From c4c3de5803f27843a5050e10ccae71b3fd9c45e9 Mon Sep 17 00:00:00 2001
From: John Bauer <horatio@gmail.com>
Date: Thu, 4 Jan 2024 22:01:52 -0800
Subject: [PATCH] Break ties using proper nouns, if those are part of a
 sentence (eg, pos was added) addresses
 https://github.com/stanfordnlp/stanza/issues/1326

---
 stanza/pipeline/coref_processor.py | 17 ++++++++++++++++-
 1 file changed, 16 insertions(+), 1 deletion(-)

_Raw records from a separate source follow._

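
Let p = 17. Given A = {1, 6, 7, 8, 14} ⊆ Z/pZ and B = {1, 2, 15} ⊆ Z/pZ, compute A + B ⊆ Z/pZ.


Work in Z/17Z: reduce every sum a + b modulo 17.
Enumerate all 15 pairs:
a = 1: 1+1=2, 1+2=3, 1+15=16
a = 6: 6+1=7, 6+2=8, 6+15=4
a = 7: 7+1=8, 7+2=9, 7+15=5
a = 8: 8+1=9, 8+2=10, 8+15=6
a = 14: 14+1=15, 14+2=16, 14+15=12
Distinct residues collected: {2, 3, 4, 5, 6, 7, 8, 9, 10, 12, 15, 16}
|A + B| = 12 (out of 17 total residues).

A + B = {2, 3, 4, 5, 6, 7, 8, 9, 10, 12, 15, 16}


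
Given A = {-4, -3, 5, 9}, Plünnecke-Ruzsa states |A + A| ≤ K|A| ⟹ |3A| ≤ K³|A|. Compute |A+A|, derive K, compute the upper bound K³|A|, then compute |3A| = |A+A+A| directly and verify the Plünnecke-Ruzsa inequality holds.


|A| = 4.
Step 1: Compute A + A by enumerating all 16 pairs.
A + A = {-8, -7, -6, 1, 2, 5, 6, 10, 14, 18}, so |A + A| = 10.
Step 2: Doubling constant K = |A + A|/|A| = 10/4 = 10/4 ≈ 2.5000.
Step 3: Plünnecke-Ruzsa gives |3A| ≤ K³·|A| = (2.5000)³ · 4 ≈ 62.5000.
Step 4: Compute 3A = A + A + A directly by enumerating all triples (a,b,c) ∈ A³; |3A| = 19.
Step 5: Check 19 ≤ 62.5000? Yes ✓.

K = 10/4, Plünnecke-Ruzsa bound K³|A| ≈ 62.5000, |3A| = 19, inequality holds.


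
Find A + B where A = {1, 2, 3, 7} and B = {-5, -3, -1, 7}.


A + B = {a + b : a ∈ A, b ∈ B}.
Enumerate all |A|·|B| = 4·4 = 16 pairs (a, b) and collect distinct sums.
a = 1: 1+-5=-4, 1+-3=-2, 1+-1=0, 1+7=8
a = 2: 2+-5=-3, 2+-3=-1, 2+-1=1, 2+7=9
a = 3: 3+-5=-2, 3+-3=0, 3+-1=2, 3+7=10
a = 7: 7+-5=2, 7+-3=4, 7+-1=6, 7+7=14
Collecting distinct sums: A + B = {-4, -3, -2, -1, 0, 1, 2, 4, 6, 8, 9, 10, 14}
|A + B| = 13

A + B = {-4, -3, -2, -1, 0, 1, 2, 4, 6, 8, 9, 10, 14}


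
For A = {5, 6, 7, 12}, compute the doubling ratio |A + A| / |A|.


|A| = 4.
Compute A + A by enumerating all 16 pairs.
A + A = {10, 11, 12, 13, 14, 17, 18, 19, 24}, so |A + A| = 9.
K = |A + A| / |A| = 9/4 (already in lowest terms) ≈ 2.2500.
Reference: AP of size 4 gives K = 7/4 ≈ 1.7500; a fully generic set of size 4 gives K ≈ 2.5000.

|A| = 4, |A + A| = 9, K = 9/4.


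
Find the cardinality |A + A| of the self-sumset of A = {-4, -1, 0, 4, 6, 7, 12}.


A + A = {a + a' : a, a' ∈ A}; |A| = 7.
General bounds: 2|A| - 1 ≤ |A + A| ≤ |A|(|A|+1)/2, i.e. 13 ≤ |A + A| ≤ 28.
Lower bound 2|A|-1 is attained iff A is an arithmetic progression.
Enumerate sums a + a' for a ≤ a' (symmetric, so this suffices):
a = -4: -4+-4=-8, -4+-1=-5, -4+0=-4, -4+4=0, -4+6=2, -4+7=3, -4+12=8
a = -1: -1+-1=-2, -1+0=-1, -1+4=3, -1+6=5, -1+7=6, -1+12=11
a = 0: 0+0=0, 0+4=4, 0+6=6, 0+7=7, 0+12=12
a = 4: 4+4=8, 4+6=10, 4+7=11, 4+12=16
a = 6: 6+6=12, 6+7=13, 6+12=18
a = 7: 7+7=14, 7+12=19
a = 12: 12+12=24
Distinct sums: {-8, -5, -4, -2, -1, 0, 2, 3, 4, 5, 6, 7, 8, 10, 11, 12, 13, 14, 16, 18, 19, 24}
|A + A| = 22

|A + A| = 22


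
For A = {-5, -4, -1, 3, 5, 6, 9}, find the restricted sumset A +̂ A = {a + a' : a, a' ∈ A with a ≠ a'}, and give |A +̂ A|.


Restricted sumset: A +̂ A = {a + a' : a ∈ A, a' ∈ A, a ≠ a'}.
Equivalently, take A + A and drop any sum 2a that is achievable ONLY as a + a for a ∈ A (i.e. sums representable only with equal summands).
Enumerate pairs (a, a') with a < a' (symmetric, so each unordered pair gives one sum; this covers all a ≠ a'):
  -5 + -4 = -9
  -5 + -1 = -6
  -5 + 3 = -2
  -5 + 5 = 0
  -5 + 6 = 1
  -5 + 9 = 4
  -4 + -1 = -5
  -4 + 3 = -1
  -4 + 5 = 1
  -4 + 6 = 2
  -4 + 9 = 5
  -1 + 3 = 2
  -1 + 5 = 4
  -1 + 6 = 5
  -1 + 9 = 8
  3 + 5 = 8
  3 + 6 = 9
  3 + 9 = 12
  5 + 6 = 11
  5 + 9 = 14
  6 + 9 = 15
Collected distinct sums: {-9, -6, -5, -2, -1, 0, 1, 2, 4, 5, 8, 9, 11, 12, 14, 15}
|A +̂ A| = 16
(Reference bound: |A +̂ A| ≥ 2|A| - 3 for |A| ≥ 2, with |A| = 7 giving ≥ 11.)

|A +̂ A| = 16


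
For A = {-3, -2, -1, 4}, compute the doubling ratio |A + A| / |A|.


|A| = 4.
Compute A + A by enumerating all 16 pairs.
A + A = {-6, -5, -4, -3, -2, 1, 2, 3, 8}, so |A + A| = 9.
K = |A + A| / |A| = 9/4 (already in lowest terms) ≈ 2.2500.
Reference: AP of size 4 gives K = 7/4 ≈ 1.7500; a fully generic set of size 4 gives K ≈ 2.5000.

|A| = 4, |A + A| = 9, K = 9/4.


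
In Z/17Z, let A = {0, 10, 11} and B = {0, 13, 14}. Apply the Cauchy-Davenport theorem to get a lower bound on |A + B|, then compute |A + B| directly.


Cauchy-Davenport: |A + B| ≥ min(p, |A| + |B| - 1) for A, B nonempty in Z/pZ.
|A| = 3, |B| = 3, p = 17.
CD lower bound = min(17, 3 + 3 - 1) = min(17, 5) = 5.
Compute A + B mod 17 directly:
a = 0: 0+0=0, 0+13=13, 0+14=14
a = 10: 10+0=10, 10+13=6, 10+14=7
a = 11: 11+0=11, 11+13=7, 11+14=8
A + B = {0, 6, 7, 8, 10, 11, 13, 14}, so |A + B| = 8.
Verify: 8 ≥ 5? Yes ✓.

CD lower bound = 5, actual |A + B| = 8.


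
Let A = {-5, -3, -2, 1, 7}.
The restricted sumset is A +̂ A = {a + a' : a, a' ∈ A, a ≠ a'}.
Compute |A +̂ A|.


Restricted sumset: A +̂ A = {a + a' : a ∈ A, a' ∈ A, a ≠ a'}.
Equivalently, take A + A and drop any sum 2a that is achievable ONLY as a + a for a ∈ A (i.e. sums representable only with equal summands).
Enumerate pairs (a, a') with a < a' (symmetric, so each unordered pair gives one sum; this covers all a ≠ a'):
  -5 + -3 = -8
  -5 + -2 = -7
  -5 + 1 = -4
  -5 + 7 = 2
  -3 + -2 = -5
  -3 + 1 = -2
  -3 + 7 = 4
  -2 + 1 = -1
  -2 + 7 = 5
  1 + 7 = 8
Collected distinct sums: {-8, -7, -5, -4, -2, -1, 2, 4, 5, 8}
|A +̂ A| = 10
(Reference bound: |A +̂ A| ≥ 2|A| - 3 for |A| ≥ 2, with |A| = 5 giving ≥ 7.)

|A +̂ A| = 10


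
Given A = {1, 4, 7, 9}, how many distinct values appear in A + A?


A + A = {a + a' : a, a' ∈ A}; |A| = 4.
General bounds: 2|A| - 1 ≤ |A + A| ≤ |A|(|A|+1)/2, i.e. 7 ≤ |A + A| ≤ 10.
Lower bound 2|A|-1 is attained iff A is an arithmetic progression.
Enumerate sums a + a' for a ≤ a' (symmetric, so this suffices):
a = 1: 1+1=2, 1+4=5, 1+7=8, 1+9=10
a = 4: 4+4=8, 4+7=11, 4+9=13
a = 7: 7+7=14, 7+9=16
a = 9: 9+9=18
Distinct sums: {2, 5, 8, 10, 11, 13, 14, 16, 18}
|A + A| = 9

|A + A| = 9


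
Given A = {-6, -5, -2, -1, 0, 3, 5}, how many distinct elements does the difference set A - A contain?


A - A = {a - a' : a, a' ∈ A}; |A| = 7.
Bounds: 2|A|-1 ≤ |A - A| ≤ |A|² - |A| + 1, i.e. 13 ≤ |A - A| ≤ 43.
Note: 0 ∈ A - A always (from a - a). The set is symmetric: if d ∈ A - A then -d ∈ A - A.
Enumerate nonzero differences d = a - a' with a > a' (then include -d):
Positive differences: {1, 2, 3, 4, 5, 6, 7, 8, 9, 10, 11}
Full difference set: {0} ∪ (positive diffs) ∪ (negative diffs).
|A - A| = 1 + 2·11 = 23 (matches direct enumeration: 23).

|A - A| = 23


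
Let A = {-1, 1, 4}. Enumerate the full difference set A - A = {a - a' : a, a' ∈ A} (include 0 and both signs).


A - A = {a - a' : a, a' ∈ A}.
Compute a - a' for each ordered pair (a, a'):
a = -1: -1--1=0, -1-1=-2, -1-4=-5
a = 1: 1--1=2, 1-1=0, 1-4=-3
a = 4: 4--1=5, 4-1=3, 4-4=0
Collecting distinct values (and noting 0 appears from a-a):
A - A = {-5, -3, -2, 0, 2, 3, 5}
|A - A| = 7

A - A = {-5, -3, -2, 0, 2, 3, 5}


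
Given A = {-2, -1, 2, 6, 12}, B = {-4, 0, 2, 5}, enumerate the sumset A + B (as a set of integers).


A + B = {a + b : a ∈ A, b ∈ B}.
Enumerate all |A|·|B| = 5·4 = 20 pairs (a, b) and collect distinct sums.
a = -2: -2+-4=-6, -2+0=-2, -2+2=0, -2+5=3
a = -1: -1+-4=-5, -1+0=-1, -1+2=1, -1+5=4
a = 2: 2+-4=-2, 2+0=2, 2+2=4, 2+5=7
a = 6: 6+-4=2, 6+0=6, 6+2=8, 6+5=11
a = 12: 12+-4=8, 12+0=12, 12+2=14, 12+5=17
Collecting distinct sums: A + B = {-6, -5, -2, -1, 0, 1, 2, 3, 4, 6, 7, 8, 11, 12, 14, 17}
|A + B| = 16

A + B = {-6, -5, -2, -1, 0, 1, 2, 3, 4, 6, 7, 8, 11, 12, 14, 17}


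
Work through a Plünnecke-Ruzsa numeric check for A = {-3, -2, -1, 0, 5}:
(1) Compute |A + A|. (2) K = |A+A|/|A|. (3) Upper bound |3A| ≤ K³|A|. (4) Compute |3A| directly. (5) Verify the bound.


|A| = 5.
Step 1: Compute A + A by enumerating all 25 pairs.
A + A = {-6, -5, -4, -3, -2, -1, 0, 2, 3, 4, 5, 10}, so |A + A| = 12.
Step 2: Doubling constant K = |A + A|/|A| = 12/5 = 12/5 ≈ 2.4000.
Step 3: Plünnecke-Ruzsa gives |3A| ≤ K³·|A| = (2.4000)³ · 5 ≈ 69.1200.
Step 4: Compute 3A = A + A + A directly by enumerating all triples (a,b,c) ∈ A³; |3A| = 20.
Step 5: Check 20 ≤ 69.1200? Yes ✓.

K = 12/5, Plünnecke-Ruzsa bound K³|A| ≈ 69.1200, |3A| = 20, inequality holds.


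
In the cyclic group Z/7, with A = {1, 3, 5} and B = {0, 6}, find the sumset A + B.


Work in Z/7Z: reduce every sum a + b modulo 7.
Enumerate all 6 pairs:
a = 1: 1+0=1, 1+6=0
a = 3: 3+0=3, 3+6=2
a = 5: 5+0=5, 5+6=4
Distinct residues collected: {0, 1, 2, 3, 4, 5}
|A + B| = 6 (out of 7 total residues).

A + B = {0, 1, 2, 3, 4, 5}


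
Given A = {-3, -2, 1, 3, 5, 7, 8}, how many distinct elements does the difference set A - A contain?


A - A = {a - a' : a, a' ∈ A}; |A| = 7.
Bounds: 2|A|-1 ≤ |A - A| ≤ |A|² - |A| + 1, i.e. 13 ≤ |A - A| ≤ 43.
Note: 0 ∈ A - A always (from a - a). The set is symmetric: if d ∈ A - A then -d ∈ A - A.
Enumerate nonzero differences d = a - a' with a > a' (then include -d):
Positive differences: {1, 2, 3, 4, 5, 6, 7, 8, 9, 10, 11}
Full difference set: {0} ∪ (positive diffs) ∪ (negative diffs).
|A - A| = 1 + 2·11 = 23 (matches direct enumeration: 23).

|A - A| = 23


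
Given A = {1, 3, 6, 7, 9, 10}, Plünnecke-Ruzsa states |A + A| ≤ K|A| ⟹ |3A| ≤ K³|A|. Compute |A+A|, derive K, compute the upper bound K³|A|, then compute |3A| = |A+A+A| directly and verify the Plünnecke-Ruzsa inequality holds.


|A| = 6.
Step 1: Compute A + A by enumerating all 36 pairs.
A + A = {2, 4, 6, 7, 8, 9, 10, 11, 12, 13, 14, 15, 16, 17, 18, 19, 20}, so |A + A| = 17.
Step 2: Doubling constant K = |A + A|/|A| = 17/6 = 17/6 ≈ 2.8333.
Step 3: Plünnecke-Ruzsa gives |3A| ≤ K³·|A| = (2.8333)³ · 6 ≈ 136.4722.
Step 4: Compute 3A = A + A + A directly by enumerating all triples (a,b,c) ∈ A³; |3A| = 26.
Step 5: Check 26 ≤ 136.4722? Yes ✓.

K = 17/6, Plünnecke-Ruzsa bound K³|A| ≈ 136.4722, |3A| = 26, inequality holds.


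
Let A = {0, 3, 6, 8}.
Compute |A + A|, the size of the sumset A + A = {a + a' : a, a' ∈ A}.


A + A = {a + a' : a, a' ∈ A}; |A| = 4.
General bounds: 2|A| - 1 ≤ |A + A| ≤ |A|(|A|+1)/2, i.e. 7 ≤ |A + A| ≤ 10.
Lower bound 2|A|-1 is attained iff A is an arithmetic progression.
Enumerate sums a + a' for a ≤ a' (symmetric, so this suffices):
a = 0: 0+0=0, 0+3=3, 0+6=6, 0+8=8
a = 3: 3+3=6, 3+6=9, 3+8=11
a = 6: 6+6=12, 6+8=14
a = 8: 8+8=16
Distinct sums: {0, 3, 6, 8, 9, 11, 12, 14, 16}
|A + A| = 9

|A + A| = 9


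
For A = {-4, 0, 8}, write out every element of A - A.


A - A = {a - a' : a, a' ∈ A}.
Compute a - a' for each ordered pair (a, a'):
a = -4: -4--4=0, -4-0=-4, -4-8=-12
a = 0: 0--4=4, 0-0=0, 0-8=-8
a = 8: 8--4=12, 8-0=8, 8-8=0
Collecting distinct values (and noting 0 appears from a-a):
A - A = {-12, -8, -4, 0, 4, 8, 12}
|A - A| = 7

A - A = {-12, -8, -4, 0, 4, 8, 12}


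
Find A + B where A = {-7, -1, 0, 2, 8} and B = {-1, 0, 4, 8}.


A + B = {a + b : a ∈ A, b ∈ B}.
Enumerate all |A|·|B| = 5·4 = 20 pairs (a, b) and collect distinct sums.
a = -7: -7+-1=-8, -7+0=-7, -7+4=-3, -7+8=1
a = -1: -1+-1=-2, -1+0=-1, -1+4=3, -1+8=7
a = 0: 0+-1=-1, 0+0=0, 0+4=4, 0+8=8
a = 2: 2+-1=1, 2+0=2, 2+4=6, 2+8=10
a = 8: 8+-1=7, 8+0=8, 8+4=12, 8+8=16
Collecting distinct sums: A + B = {-8, -7, -3, -2, -1, 0, 1, 2, 3, 4, 6, 7, 8, 10, 12, 16}
|A + B| = 16

A + B = {-8, -7, -3, -2, -1, 0, 1, 2, 3, 4, 6, 7, 8, 10, 12, 16}


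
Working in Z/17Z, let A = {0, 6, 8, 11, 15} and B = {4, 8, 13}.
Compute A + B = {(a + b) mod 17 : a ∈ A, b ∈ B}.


Work in Z/17Z: reduce every sum a + b modulo 17.
Enumerate all 15 pairs:
a = 0: 0+4=4, 0+8=8, 0+13=13
a = 6: 6+4=10, 6+8=14, 6+13=2
a = 8: 8+4=12, 8+8=16, 8+13=4
a = 11: 11+4=15, 11+8=2, 11+13=7
a = 15: 15+4=2, 15+8=6, 15+13=11
Distinct residues collected: {2, 4, 6, 7, 8, 10, 11, 12, 13, 14, 15, 16}
|A + B| = 12 (out of 17 total residues).

A + B = {2, 4, 6, 7, 8, 10, 11, 12, 13, 14, 15, 16}


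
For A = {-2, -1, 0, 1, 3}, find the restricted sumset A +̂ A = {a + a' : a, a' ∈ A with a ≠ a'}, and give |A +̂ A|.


Restricted sumset: A +̂ A = {a + a' : a ∈ A, a' ∈ A, a ≠ a'}.
Equivalently, take A + A and drop any sum 2a that is achievable ONLY as a + a for a ∈ A (i.e. sums representable only with equal summands).
Enumerate pairs (a, a') with a < a' (symmetric, so each unordered pair gives one sum; this covers all a ≠ a'):
  -2 + -1 = -3
  -2 + 0 = -2
  -2 + 1 = -1
  -2 + 3 = 1
  -1 + 0 = -1
  -1 + 1 = 0
  -1 + 3 = 2
  0 + 1 = 1
  0 + 3 = 3
  1 + 3 = 4
Collected distinct sums: {-3, -2, -1, 0, 1, 2, 3, 4}
|A +̂ A| = 8
(Reference bound: |A +̂ A| ≥ 2|A| - 3 for |A| ≥ 2, with |A| = 5 giving ≥ 7.)

|A +̂ A| = 8


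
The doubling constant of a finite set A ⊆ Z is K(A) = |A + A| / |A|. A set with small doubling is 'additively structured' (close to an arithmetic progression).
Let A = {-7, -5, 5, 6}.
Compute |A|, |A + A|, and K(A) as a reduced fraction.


|A| = 4.
Compute A + A by enumerating all 16 pairs.
A + A = {-14, -12, -10, -2, -1, 0, 1, 10, 11, 12}, so |A + A| = 10.
K = |A + A| / |A| = 10/4 = 5/2 ≈ 2.5000.
Reference: AP of size 4 gives K = 7/4 ≈ 1.7500; a fully generic set of size 4 gives K ≈ 2.5000.

|A| = 4, |A + A| = 10, K = 10/4 = 5/2.


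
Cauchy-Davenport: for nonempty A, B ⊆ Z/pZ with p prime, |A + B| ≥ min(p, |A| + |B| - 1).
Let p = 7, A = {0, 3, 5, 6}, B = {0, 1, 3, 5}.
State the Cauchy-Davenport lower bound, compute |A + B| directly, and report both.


Cauchy-Davenport: |A + B| ≥ min(p, |A| + |B| - 1) for A, B nonempty in Z/pZ.
|A| = 4, |B| = 4, p = 7.
CD lower bound = min(7, 4 + 4 - 1) = min(7, 7) = 7.
Compute A + B mod 7 directly:
a = 0: 0+0=0, 0+1=1, 0+3=3, 0+5=5
a = 3: 3+0=3, 3+1=4, 3+3=6, 3+5=1
a = 5: 5+0=5, 5+1=6, 5+3=1, 5+5=3
a = 6: 6+0=6, 6+1=0, 6+3=2, 6+5=4
A + B = {0, 1, 2, 3, 4, 5, 6}, so |A + B| = 7.
Verify: 7 ≥ 7? Yes ✓.

CD lower bound = 7, actual |A + B| = 7.


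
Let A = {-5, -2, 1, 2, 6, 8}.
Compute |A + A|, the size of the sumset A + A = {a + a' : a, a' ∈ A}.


A + A = {a + a' : a, a' ∈ A}; |A| = 6.
General bounds: 2|A| - 1 ≤ |A + A| ≤ |A|(|A|+1)/2, i.e. 11 ≤ |A + A| ≤ 21.
Lower bound 2|A|-1 is attained iff A is an arithmetic progression.
Enumerate sums a + a' for a ≤ a' (symmetric, so this suffices):
a = -5: -5+-5=-10, -5+-2=-7, -5+1=-4, -5+2=-3, -5+6=1, -5+8=3
a = -2: -2+-2=-4, -2+1=-1, -2+2=0, -2+6=4, -2+8=6
a = 1: 1+1=2, 1+2=3, 1+6=7, 1+8=9
a = 2: 2+2=4, 2+6=8, 2+8=10
a = 6: 6+6=12, 6+8=14
a = 8: 8+8=16
Distinct sums: {-10, -7, -4, -3, -1, 0, 1, 2, 3, 4, 6, 7, 8, 9, 10, 12, 14, 16}
|A + A| = 18

|A + A| = 18


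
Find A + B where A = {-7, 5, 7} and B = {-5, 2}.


A + B = {a + b : a ∈ A, b ∈ B}.
Enumerate all |A|·|B| = 3·2 = 6 pairs (a, b) and collect distinct sums.
a = -7: -7+-5=-12, -7+2=-5
a = 5: 5+-5=0, 5+2=7
a = 7: 7+-5=2, 7+2=9
Collecting distinct sums: A + B = {-12, -5, 0, 2, 7, 9}
|A + B| = 6

A + B = {-12, -5, 0, 2, 7, 9}


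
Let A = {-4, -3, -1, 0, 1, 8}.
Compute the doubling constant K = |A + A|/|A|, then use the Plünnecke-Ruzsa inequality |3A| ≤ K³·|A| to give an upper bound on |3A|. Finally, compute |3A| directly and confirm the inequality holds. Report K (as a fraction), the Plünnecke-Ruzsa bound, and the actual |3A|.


|A| = 6.
Step 1: Compute A + A by enumerating all 36 pairs.
A + A = {-8, -7, -6, -5, -4, -3, -2, -1, 0, 1, 2, 4, 5, 7, 8, 9, 16}, so |A + A| = 17.
Step 2: Doubling constant K = |A + A|/|A| = 17/6 = 17/6 ≈ 2.8333.
Step 3: Plünnecke-Ruzsa gives |3A| ≤ K³·|A| = (2.8333)³ · 6 ≈ 136.4722.
Step 4: Compute 3A = A + A + A directly by enumerating all triples (a,b,c) ∈ A³; |3A| = 29.
Step 5: Check 29 ≤ 136.4722? Yes ✓.

K = 17/6, Plünnecke-Ruzsa bound K³|A| ≈ 136.4722, |3A| = 29, inequality holds.


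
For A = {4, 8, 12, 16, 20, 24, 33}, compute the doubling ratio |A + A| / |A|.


|A| = 7.
Compute A + A by enumerating all 49 pairs.
A + A = {8, 12, 16, 20, 24, 28, 32, 36, 37, 40, 41, 44, 45, 48, 49, 53, 57, 66}, so |A + A| = 18.
K = |A + A| / |A| = 18/7 (already in lowest terms) ≈ 2.5714.
Reference: AP of size 7 gives K = 13/7 ≈ 1.8571; a fully generic set of size 7 gives K ≈ 4.0000.

|A| = 7, |A + A| = 18, K = 18/7.


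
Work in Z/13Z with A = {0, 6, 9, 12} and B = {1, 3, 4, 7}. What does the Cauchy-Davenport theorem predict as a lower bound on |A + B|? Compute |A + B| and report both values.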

diff --git a/stanza/pipeline/coref_processor.py b/stanza/pipeline/coref_processor.py
index 3b89cd60ca..aca18e8668 100644
--- a/stanza/pipeline/coref_processor.py
+++ b/stanza/pipeline/coref_processor.py
@@ -114,12 +114,27 @@ def process(self, document):
 
             # treat the longest span as the representative
             # break ties using the first one
+            # IF there is the POS processor, and it adds upos tags
+            # to the sentence, ties are broken first by maximum
+            # number of UPOS and then earliest in the document
             max_len = 0
             best_span = None
+            max_propn = 0
             for span_idx, span in enumerate(span_cluster):
-                if span[1] - span[0] > max_len:
+                sent_id = sent_ids[span[0]]
+                sentence = sentences[sent_id]
+                start_word = word_pos[span[0]]
+                end_word = word_pos[span[1]]
+                # very UD specific test for most number of proper nouns in a mention
+                # will do nothing if POS is not active (they will all be None)
+                num_propn = sum(word.pos == 'PROPN' for word in sentence.words[start_word:end_word])
+                print(span, num_propn)
+
+                if ((span[1] - span[0] > max_len) or
+                    span[1] - span[0] == max_len and num_propn > max_propn):
                     max_len = span[1] - span[0]
                     best_span = span_idx
+                    max_propn = num_propn
 
             mentions = []
             for span in span_cluster: